Question

Our balance is maintained, at least in part, by the endolymph fluid in the inner ear. Spinning displaces this fluid, causing dizziness. Suppose a dancer (or skater) is spinning at a very fast 3.0 revolutions per second about a vertical axis through the center of the head. Although the distance varies from person to person, the inner ear is approximately 7.0 cm from the axis of spin. What is the radial acceleration (in m/s and in g's) of the endolymph fluid?

Answer 1

To solve this problem we will define the given angular velocity, in terms of international units, we will subsequently use the definition of radial acceleration, defined as the product between the square of the angular velocity and the radius.
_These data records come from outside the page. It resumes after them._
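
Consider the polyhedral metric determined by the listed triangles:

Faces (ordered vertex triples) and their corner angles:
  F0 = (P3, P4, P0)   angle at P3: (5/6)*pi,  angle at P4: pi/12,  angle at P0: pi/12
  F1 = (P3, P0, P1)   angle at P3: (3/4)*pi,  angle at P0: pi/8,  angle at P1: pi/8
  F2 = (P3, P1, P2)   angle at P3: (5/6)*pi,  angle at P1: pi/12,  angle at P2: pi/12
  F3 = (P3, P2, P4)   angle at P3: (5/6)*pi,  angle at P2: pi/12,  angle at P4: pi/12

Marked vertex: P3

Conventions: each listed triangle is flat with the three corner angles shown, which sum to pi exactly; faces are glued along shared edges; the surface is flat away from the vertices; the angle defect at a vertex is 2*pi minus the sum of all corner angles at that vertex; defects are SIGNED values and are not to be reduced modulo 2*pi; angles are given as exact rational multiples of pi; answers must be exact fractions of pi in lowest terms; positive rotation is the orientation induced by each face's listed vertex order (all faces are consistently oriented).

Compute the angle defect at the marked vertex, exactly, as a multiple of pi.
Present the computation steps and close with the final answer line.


Sum of corner angles at P3: (13/4)*pi
defect = 2*pi - (13/4)*pi

Answer: defect(P3) = (-5/4)*pi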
Finally we will convert the units to gravitational terms or units G.

PART A) Our values in SI are,

`\omega = 3 rev/s`

`\omega = 3 (rev)/(s) ((2\pi rad)/(1 rev))`

`\omega = 18.85rad/s`

Radial acceleration can be described as

`a_c = \omega^2 R`

`a_c = (18.85)^2 (7*10^(-2))`

`a_c = 24.8726m/s^2`

PART A) If we have that 1g is equivalent to
`9.8m / s ^ 2` performing the conversion we have to

`a_c = 24.8725 m/s^2 ((1g)/(9.8m/s^2))`

`a_c = 2.53g`